By Britta Guerke, DPA,
London : As Penguin Books tells it, the idea of publishing good quality fiction in low-priced paperbacks arose on a railway platform. Waiting at Exeter station after a visit to English detective story writer Agatha Christie, publisher Allen Lane wanted something to read on the train back to London but found only popular magazines and reprints of Victorian novels.
He thought that good books should be available not only in bookshops but also in railway stations, tobacconists and chain stores. Several months later, Lane chose a penguin as the symbol for his new business, and the first Penguin paperbacks appeared in the summer of 1935.
The idea quickly caught on. Paperback publishing began to spread around the globe and firmly took hold after World War II.
“When Allen Lane founded Penguin in 1935 he had a pretty simple, but pretty radical idea: make great literature available to everyone at an affordable price and for it to appeal not just to the wallet, but to literary taste and the eye, with beautifully designed jackets and style,” John Makinson, current Penguin chief executive and chairman, said in a recent BBC interview.
Although they were not the first paperbacks ever – softcover editions of the classics had come out decades earlier, for example – they were the first to gain mass readership. Penguin sold three million copies the first year, at a time marked by the Great
Depression and an expansion of mass culture.
The books cost just sixpence, the same as a packet of cigarettes. Besides low price and quality content, the distinctive logotype contributed to the company’s huge success. The artist was a 21-year-old office junior dispatched to London Zoo to sketch the penguins.
Penguin’s first covers had a simple, two-tone horizontal grid design. The title and author’s name were written in the middle against a white background, and the top and bottom were of a colour signifying the genre: orange for fiction, blue for biography, green for crime.

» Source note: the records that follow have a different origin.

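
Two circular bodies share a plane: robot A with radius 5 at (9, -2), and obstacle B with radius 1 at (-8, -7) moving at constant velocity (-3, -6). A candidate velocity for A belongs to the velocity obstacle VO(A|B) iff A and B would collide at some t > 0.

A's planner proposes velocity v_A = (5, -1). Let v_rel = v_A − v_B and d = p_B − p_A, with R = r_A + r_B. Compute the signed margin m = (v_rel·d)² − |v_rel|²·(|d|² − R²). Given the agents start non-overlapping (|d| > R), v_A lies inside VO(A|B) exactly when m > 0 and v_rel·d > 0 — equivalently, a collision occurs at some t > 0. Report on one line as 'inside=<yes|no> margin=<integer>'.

d = (-17, -5),  |d|² = 314;  R = 5+1 = 6,  c = 314−6² = 278
v_rel = (8, 5),  |v_rel|² = 89;  v_rel·d = (8)·(-17) + (5)·(-5) = -161
89·t² + 322·t + 278 = 0  ⇒  m = (-161)² − 89·278 = 1179
m = 1179 > 0,  v_rel·d = -161 < 0  ⇒  outside

inside=no margin=1179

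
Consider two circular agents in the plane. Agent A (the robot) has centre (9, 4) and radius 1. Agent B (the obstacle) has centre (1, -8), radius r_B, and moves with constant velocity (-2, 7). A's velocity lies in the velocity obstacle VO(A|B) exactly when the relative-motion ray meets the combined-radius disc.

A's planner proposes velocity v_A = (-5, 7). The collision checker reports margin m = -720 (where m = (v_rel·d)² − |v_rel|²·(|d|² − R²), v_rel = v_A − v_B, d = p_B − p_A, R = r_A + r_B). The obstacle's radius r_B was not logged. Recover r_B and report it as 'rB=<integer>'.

m = -720
d = (-8, -12);  v_rel = (-3, 0),  |v_rel|² = 9
v_rel×d = (-3)·(-12) − (0)·(-8) = 36
since m = R²·9 − 36²:  R² = (1296 + -720) / 9 = 64
R = √64 = 8  ⇒  r_B = 8 − 1 = 7

rB=7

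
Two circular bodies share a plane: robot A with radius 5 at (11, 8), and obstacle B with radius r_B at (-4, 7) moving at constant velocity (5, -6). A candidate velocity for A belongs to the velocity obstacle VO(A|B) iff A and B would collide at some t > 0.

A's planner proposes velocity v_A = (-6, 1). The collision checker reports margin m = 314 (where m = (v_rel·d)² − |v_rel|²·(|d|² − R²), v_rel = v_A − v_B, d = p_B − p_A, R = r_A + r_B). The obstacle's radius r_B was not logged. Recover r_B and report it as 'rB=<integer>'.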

Over the decades the covers evolved, and some titles are now considered classics of cover design.
Traditional publishers, and some authors, looked askance at the emergence of paperbacks. English writer George Orwell commented, “The Penguin Books are splendid value for sixpence, so splendid that if other publishers had any sense they would combine against them and suppress them.”
His colleague George Bernard Shaw said, “If a book is any good, the cheaper the better.”
Penguin has published many of the best-known writers in the English language. Its first authors included Ernest Hemingway and Agatha Christie. They were later joined by notables such as D.H. Lawrence and Salman Rushdie. Today the company is among the market
leaders in Britain, the US and several other countries.
Can Penguin survive in the age of the internet and e-books? “There’s nothing cool about owning enormous quantities of e-books,” Makinson said, adding that “the public still has a love affair with books, the physical product”.
While Penguin plans to adopt modern technology, Makinson said, “We’ve got to continue to try to emphasise the desirability of a physical book – the design, quality of printing, inventiveness in children’s books and strong design culture – and we need to keep investing in that.”